Are you in a crisis? Please call the National Suicide Prevention Lifeline at 800-273-8255 or contact the Crisis Text Line by texting TALK to 741741.
King County Case Update
Today, Seattle – King County Public Health reported 82 new cases, bringing the total in King County to 21,013. In addition, Public Health reported 4 new deaths, bringing the total in the county to 747.
Stay In. Stay Healthy. Stay Strong.
Pete von Reichbauer
King County Councilmember
Washington trivia answer:
Known as one of the fastest growing market areas in Washington state, Maple Valley was incorporated on August 31, 1997. According to HistoryLink, the first settlers who took up claims in this area in 1879 were George Ames, Henry Sidebotham and C.O. Russell. Wanting to name the future community, Ames proposed Vine Maple Valley, while Russell suggested Maple Ridge. They all wrote their choices on paper and placed them in a hat. Two of the three voted to name it Vine Maple Valley, making it the winning choice. According to Wikipedia, the name of the town was later shortened to “Maple Valley” after the post office determined the name was too long.

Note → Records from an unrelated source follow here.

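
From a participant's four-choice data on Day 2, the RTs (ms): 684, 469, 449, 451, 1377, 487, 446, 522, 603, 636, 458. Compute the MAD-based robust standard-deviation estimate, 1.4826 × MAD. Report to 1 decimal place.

Sorted: 446, 449, 451, 458, 469, 487, 522, 603, 636, 684, 1377 → median = 487
|x − 487| sorted: 0, 18, 29, 35, 36, 38, 41, 116, 149, 197, 890 → MAD = 38
Robust SD ≈ 1.4826 × 38 = 56.339

56.3 ms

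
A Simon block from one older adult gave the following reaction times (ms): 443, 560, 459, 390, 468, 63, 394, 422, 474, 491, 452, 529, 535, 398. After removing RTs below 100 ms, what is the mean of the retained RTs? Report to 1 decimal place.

462.7 ms

Excluded: 63
Retained (n=13): Σ = 6015
Mean = 6015/13 = 462.6923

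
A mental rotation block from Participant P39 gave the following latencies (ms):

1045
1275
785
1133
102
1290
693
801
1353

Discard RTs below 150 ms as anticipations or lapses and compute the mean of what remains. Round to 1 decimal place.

1046.9 ms

Excluded: 102
Retained (n=8): Σ = 8375
Mean = 8375/8 = 1046.8750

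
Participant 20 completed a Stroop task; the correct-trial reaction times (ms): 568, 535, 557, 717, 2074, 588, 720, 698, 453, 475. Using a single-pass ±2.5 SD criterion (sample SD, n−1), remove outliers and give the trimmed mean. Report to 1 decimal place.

590.1 ms

n = 10, ΣRT = 7385, M = 738.500
Σ(x−M)² = 2063022.50; s = √(2063022.50/9) = 478.774
Cutoffs: 738.500 ± 2.5·478.774 → [-458.4, 1935.4]
Outside: 2074 → excluded.
Retained (n=9): Σ = 5311, mean = 5311/9 = 590.111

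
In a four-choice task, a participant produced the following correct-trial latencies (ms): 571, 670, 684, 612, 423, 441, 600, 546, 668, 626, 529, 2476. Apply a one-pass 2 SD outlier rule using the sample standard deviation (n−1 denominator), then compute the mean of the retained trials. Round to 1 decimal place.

n = 12, ΣRT = 8846, M = 737.167
Σ(x−M)² = 3376407.67; s = √(3376407.67/11) = 554.027
Cutoffs: 737.167 ± 2·554.027 → [-370.9, 1845.2]
Outside: 2476 → excluded.
Retained (n=11): Σ = 6370, mean = 6370/11 = 579.091

579.1 ms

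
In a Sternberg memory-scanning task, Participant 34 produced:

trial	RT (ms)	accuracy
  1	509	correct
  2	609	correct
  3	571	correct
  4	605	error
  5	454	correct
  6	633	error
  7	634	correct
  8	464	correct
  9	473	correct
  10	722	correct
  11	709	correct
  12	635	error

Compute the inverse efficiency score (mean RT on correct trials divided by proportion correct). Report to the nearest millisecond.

762 ms

Correct trials (n=9): 509, 609, 571, 454, 634, 464, 473, 722, 709
Mean correct RT = 5145/9 = 571.6667 ms
Proportion correct = 9/12
IES = 571.6667 / (9/12) = 762.222 ms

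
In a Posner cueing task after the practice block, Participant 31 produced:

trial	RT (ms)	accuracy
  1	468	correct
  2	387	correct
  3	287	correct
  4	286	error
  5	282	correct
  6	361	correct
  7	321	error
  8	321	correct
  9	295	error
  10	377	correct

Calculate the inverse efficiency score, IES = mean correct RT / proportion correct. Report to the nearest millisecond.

Correct trials (n=7): 468, 387, 287, 282, 361, 321, 377
Mean correct RT = 2483/7 = 354.7143 ms
Proportion correct = 7/10
IES = 354.7143 / (7/10) = 506.735 ms

507 ms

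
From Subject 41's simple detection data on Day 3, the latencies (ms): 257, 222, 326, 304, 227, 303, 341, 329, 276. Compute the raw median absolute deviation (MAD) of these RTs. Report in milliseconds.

Sorted: 222, 227, 257, 276, 303, 304, 326, 329, 341 → median = 303
|x − 303|: 46, 81, 23, 1, 76, 0, 38, 26, 27
Sorted deviations: 0, 1, 23, 26, 27, 38, 46, 76, 81 → MAD = 27

27 ms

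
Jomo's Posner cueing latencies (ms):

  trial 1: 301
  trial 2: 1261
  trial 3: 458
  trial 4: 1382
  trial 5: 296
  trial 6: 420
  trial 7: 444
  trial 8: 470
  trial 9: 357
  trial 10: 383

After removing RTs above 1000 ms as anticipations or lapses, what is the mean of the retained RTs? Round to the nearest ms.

Excluded: 1261, 1382
Retained (n=8): Σ = 3129
Mean = 3129/8 = 391.1250

391 ms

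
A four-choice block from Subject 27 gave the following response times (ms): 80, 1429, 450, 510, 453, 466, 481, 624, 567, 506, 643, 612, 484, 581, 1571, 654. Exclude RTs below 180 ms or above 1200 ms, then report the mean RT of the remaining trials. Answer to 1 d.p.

540.8 ms

Excluded: 80, 1429, 1571
Retained (n=13): Σ = 7031
Mean = 7031/13 = 540.8462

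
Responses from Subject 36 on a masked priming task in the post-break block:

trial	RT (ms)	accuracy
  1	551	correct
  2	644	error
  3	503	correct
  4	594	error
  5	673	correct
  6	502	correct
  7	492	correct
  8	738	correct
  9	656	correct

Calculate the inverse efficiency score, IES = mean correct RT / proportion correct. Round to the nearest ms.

Correct trials (n=7): 551, 503, 673, 502, 492, 738, 656
Mean correct RT = 4115/7 = 587.8571 ms
Proportion correct = 7/9
IES = 587.8571 / (7/9) = 755.816 ms

756 ms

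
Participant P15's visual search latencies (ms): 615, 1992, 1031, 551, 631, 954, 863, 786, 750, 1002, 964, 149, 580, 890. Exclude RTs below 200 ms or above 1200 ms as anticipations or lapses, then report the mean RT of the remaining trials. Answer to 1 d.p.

801.4 ms

Excluded: 149, 1992
Retained (n=12): Σ = 9617
Mean = 9617/12 = 801.4167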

In 1882, Ames and Russell built a sawmill in order to process the lumber needed to build homes. However, the mill burned down twice, pushing Ames to give up and move to Pacific. Russell stayed and laid out the town, which was eventually platted in 1890. The influx of residents proved the importance of farming, with berries, dairy and poultry being the staples in the area. The abundance of salmon in the Cedar River also gained popularity, but the creation of the watershed significantly affected salmon runs.